记一次SparkSql的union操作异常

简介: 记一次SparkSql的union操作异常
在某次使用sparksql中的union合并两个DataFrame时,发现总是报类型不匹配的错误,但是检查后发现两个DataFrame中无论是列名和列的类型,都是完全相同的,下面复现一下这个错误
object SqlTest {
  def main(args: Array[String]): Unit = {
    // 设置日志输出的级别
    Logger.getLogger("org").setLevel(Level.ERROR)
    //初始化编程入口
    val session:SparkSession = SparkSession.builder.appName("name").master("local[2]").getOrCreate()
    import session.implicits._
    //创建第一个DataFrame
    var df1 = List[(String,String,Integer)](
      ("李奇峰","2019-5-12",88),
      ("李奇峰","2019-5-12",81),
      ("李奇峰","2019-5-12",82),
      ("李奇峰","2019-5-12",86)
    ).toDF("name","date","grade")
    println("df1的显示结果:")
    df1.show()
    //创建第二个DataFrame
    var df2 = List[(String,Integer,String)](
      ("李晓峰",88,"2019-5-12"),
      ("李晓峰",81,"2019-5-12"),
      ("李晓峰",82,"2019-5-12"),
      ("李晓峰",86,"2019-5-12")
    ).toDF("name","grade","date")
    println("df2的显示结果:")
    df2.show()
    //将两个DataFrame的date列转换为时间类型
    df1 = df1.withColumn("date",$"date".cast(DateType))
    df2 = df2.withColumn("date",$"date".cast(DateType))
    //进行合并操作
    val result = df1.union(df2)
    println("合并后的显示结果:")
    result.show()
  }
}

执行以上方法会存在一下报错

df1的显示结果:
+------+---------+-----+
|  name|     date|grade|
+------+---------+-----+
|李奇峰|2019-5-12|   88|
|李奇峰|2019-5-12|   81|
|李奇峰|2019-5-12|   82|
|李奇峰|2019-5-12|   86|
+------+---------+-----+

df2的显示结果:
+------+-----+---------+
|  name|grade|     date|
+------+-----+---------+
|李晓峰|   88|2019-5-12|
|李晓峰|   81|2019-5-12|
|李晓峰|   82|2019-5-12|
|李晓峰|   86|2019-5-12|
+------+-----+---------+

Using Spark's default log4j profile: org/apache/spark/log4j-defaults.properties
Exception in thread "main" org.apache.spark.sql.AnalysisException: Union can only be performed on tables with the compatible column types. int <> date at the second column of the second table;;
'Union下·
:- Project [name#7, cast(date#8 as date) AS date#26, grade#9]
:  +- Project [_1#3 AS name#7, _2#4 AS date#8, _3#5 AS grade#9]
:     +- LocalRelation [_1#3, _2#4, _3#5]
+- Project [name#20, course#21, cast(date#22 as date) AS date#30]
   +- Project [_1#16 AS name#20, _2#17 AS course#21, _3#18 AS date#22]
      +- LocalRelation [_1#16, _2#17, _3#18]

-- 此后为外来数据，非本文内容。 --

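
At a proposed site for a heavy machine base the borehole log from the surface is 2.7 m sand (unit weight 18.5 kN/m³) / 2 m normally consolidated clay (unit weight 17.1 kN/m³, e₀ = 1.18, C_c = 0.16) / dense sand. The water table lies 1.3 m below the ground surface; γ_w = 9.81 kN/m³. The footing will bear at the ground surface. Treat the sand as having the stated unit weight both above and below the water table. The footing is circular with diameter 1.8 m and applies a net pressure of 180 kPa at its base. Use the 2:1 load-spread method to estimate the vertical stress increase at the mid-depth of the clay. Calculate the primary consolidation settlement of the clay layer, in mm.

S_c ≈ 23.4 mm

Mid-depth of clay below the ground surface: z = 2.7 + 2/2 = 3.7 m.
Total vertical stress at mid-clay: σ_v = 18.5×2.7 + 17.1×1 = 67.05 kPa.
Pore pressure: u = 9.81×(3.7 − 1.3) = 23.544 kPa.
Initial effective stress: σ'_0 = σ_v − u = 67.05 − 23.544 = 43.506 kPa.
Stress increase at mid-clay by the 2:1 spreading method:
Δσ ≈ qD²/(D+z)² = 180×1.8²/(1.8+3.7)² = 19.279 kPa
Final effective stress: σ'_f = σ'_0 + Δσ = 43.506 + 19.279 = 62.785 kPa.
Normally consolidated clay, so the full stress increment lies on the virgin compression line:
S_c = C_c·H/(1+e₀)·log₁₀(σ'_f/σ'_0) = 0.16×2/(1+1.18)×log₁₀(62.785/43.506)
    = 0.14679 × 0.15931 = 0.02339 m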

    at org.apache.spark.sql.catalyst.analysis.CheckAnalysis$class.failAnalysis(CheckAnalysis.scala:42)
    at org.apache.spark.sql.catalyst.analysis.Analyzer.failAnalysis(Analyzer.scala:95)
    at org.apache.spark.sql.catalyst.analysis.CheckAnalysis$$anonfun$checkAnalysis$1$$anonfun$apply$12$$anonfun$apply$13.apply(CheckAnalysis.scala:293)
    at org.apache.spark.sql.catalyst.analysis.CheckAnalysis$$anonfun$checkAnalysis$1$$anonfun$apply$12$$anonfun$apply$13.apply(CheckAnalysis.scala:290)
    at scala.collection.immutable.List.foreach(List.scala:392)
    at org.apache.spark.sql.catalyst.analysis.CheckAnalysis$$anonfun$checkAnalysis$1$$anonfun$apply$12.apply(CheckAnalysis.scala:290)
    at org.apache.spark.sql.catalyst.analysis.CheckAnalysis$$anonfun$checkAnalysis$1$$anonfun$apply$12.apply(CheckAnalysis.scala:279)
    at scala.collection.immutable.List.foreach(List.scala:392)
    at org.apache.spark.sql.catalyst.analysis.CheckAnalysis$$anonfun$checkAnalysis$1.apply(CheckAnalysis.scala:279)
    at org.apache.spark.sql.catalyst.analysis.CheckAnalysis$$anonfun$checkAnalysis$1.apply(CheckAnalysis.scala:85)
    at org.apache.spark.sql.catalyst.trees.TreeNode.foreachUp(TreeNode.scala:127)
    at org.apache.spark.sql.catalyst.analysis.CheckAnalysis$class.checkAnalysis(CheckAnalysis.scala:85)
    at org.apache.spark.sql.catalyst.analysis.Analyzer.checkAnalysis(Analyzer.scala:95)
    at org.apache.spark.sql.catalyst.analysis.Analyzer$$anonfun$executeAndCheck$1.apply(Analyzer.scala:108)
    at org.apache.spark.sql.catalyst.analysis.Analyzer$$anonfun$executeAndCheck$1.apply(Analyzer.scala:105)
    at org.apache.spark.sql.catalyst.plans.logical.AnalysisHelper$.markInAnalyzer(AnalysisHelper.scala:201)
    at org.apache.spark.sql.catalyst.analysis.Analyzer.executeAndCheck(Analyzer.scala:105)
    at org.apache.spark.sql.execution.QueryExecution.analyzed$lzycompute(QueryExecution.scala:57)
    at org.apache.spark.sql.execution.QueryExecution.analyzed(QueryExecution.scala:55)
    at org.apache.spark.sql.execution.QueryExecution.assertAnalyzed(QueryExecution.scala:47)
    at org.apache.spark.sql.Dataset$.ofRows(Dataset.scala:79)
    at org.apache.spark.sql.Dataset.withSetOperator(Dataset.scala:3419)
    at org.apache.spark.sql.Dataset.union(Dataset.scala:1857)
    at SqlTest$.main(SqlTest.scala:34)
    at SqlTest.main(SqlTest.scala)

从报错可以看出是两个DataFrame中存在类型不兼容的问题,可是经过检查可以看到两个DataFrame中类型与列名都是完全相同的,无奈去查找Spark官网的Union,发现两个细节:

1. union操作和集合的并集并不等价,它不会去除重复数据。

2. union函数并不是按照列名合并,而是按照位置合并。即DataFrame的列名可以不相同,但对应位置的列将合并在一起。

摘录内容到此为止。